All’improvviso ci si sente proiettati in un’atmosfera metastorica, un po’ medievale, per i bellissimi affreschi che rendono un senso antico e per quel tono di grigio dominante che parte e arriva sino alle travi del soffitto. E un po’ nella prima metà del secolo scorso, con proiettori e altri strumenti oramai annoverabili nella preistoria tecnologica, eppure così tanto affascinanti.

Il documentario Les Années Super-8 presentato dall’ultima vincitrice del Premio Nobel per la Letteratura Annie Ernaux e da suo figlio, David Ernaux-Briot, si sposa appieno con questa rincorsa all’individuazione di un tempo che accompagna la storia senza farla, davvero, mai in modo definitivo. Un lavoro di archivio in cui i documenti audiovisivi che hanno raccontato, nel tempo, la storia della famiglia del regista e della scrittrice si incastrano con l’evoluzione della Storia con la S maiuscola, quella delle società, in particolare di quella francese. È un documentario solido, che ricalca sin nelle intenzioni del titolo il lavoro della scrittrice che nel 2008 pubblicò Les Années, rendendo agile a tutti la comprensione di quanto il suo ruolo individuale non potesse che interpretarsi se non nell’ambito di un più ampio contesto sociale, con il fine della conservazione di una memoria che in un attimo riconduce l’io al noi. 

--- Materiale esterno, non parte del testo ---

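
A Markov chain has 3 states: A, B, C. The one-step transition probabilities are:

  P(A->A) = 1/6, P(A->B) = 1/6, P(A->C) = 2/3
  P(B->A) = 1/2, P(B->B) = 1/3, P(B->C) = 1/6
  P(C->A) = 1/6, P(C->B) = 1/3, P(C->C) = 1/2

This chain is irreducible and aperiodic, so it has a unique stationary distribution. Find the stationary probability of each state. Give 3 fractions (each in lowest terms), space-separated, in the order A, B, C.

Answer: 5/19 11/38 17/38

Derivation:
The stationary distribution satisfies pi = pi * P, i.e.:
  pi_A = 1/6*pi_A + 1/2*pi_B + 1/6*pi_C
  pi_B = 1/6*pi_A + 1/3*pi_B + 1/3*pi_C
  pi_C = 2/3*pi_A + 1/6*pi_B + 1/2*pi_C
with normalization: pi_A + pi_B + pi_C = 1.

Using the first 2 balance equations plus normalization, the linear system A*pi = b is:
  [-5/6, 1/2, 1/6] . pi = 0
  [1/6, -2/3, 1/3] . pi = 0
  [1, 1, 1] . pi = 1

Solving yields:
  pi_A = 5/19
  pi_B = 11/38
  pi_C = 17/38

Verification (pi * P):
  5/19*1/6 + 11/38*1/2 + 17/38*1/6 = 5/19 = pi_A  (ok)
  5/19*1/6 + 11/38*1/3 + 17/38*1/3 = 11/38 = pi_B  (ok)
  5/19*2/3 + 11/38*1/6 + 17/38*1/2 = 17/38 = pi_C  (ok)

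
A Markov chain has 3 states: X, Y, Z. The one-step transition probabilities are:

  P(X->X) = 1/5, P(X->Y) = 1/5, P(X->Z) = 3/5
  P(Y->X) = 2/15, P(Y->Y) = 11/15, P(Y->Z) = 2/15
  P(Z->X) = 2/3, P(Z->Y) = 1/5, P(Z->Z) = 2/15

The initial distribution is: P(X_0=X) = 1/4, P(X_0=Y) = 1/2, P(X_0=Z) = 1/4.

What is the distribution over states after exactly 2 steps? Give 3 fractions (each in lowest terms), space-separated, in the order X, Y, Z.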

Il carisma sociale di Annie Ernaux è evidente sin dalle prime domande poste dai giornalisti giunti in questo luogo che ti estranea in maniera netta dalla contemporaneità. È evidente nelle intenzioni di chi pone le domande, fortemente influenzate dal suo noto femminismo e dal suo posizionamento dalla parte degli ultimi; è evidente nelle risposte dell’autrice, quando riporta al sociale ogni domanda che tocchi i lati personali. E mi perdonerete – spero – se mi astraggo dal racconto generale per venire un attimo alle sensazioni personali.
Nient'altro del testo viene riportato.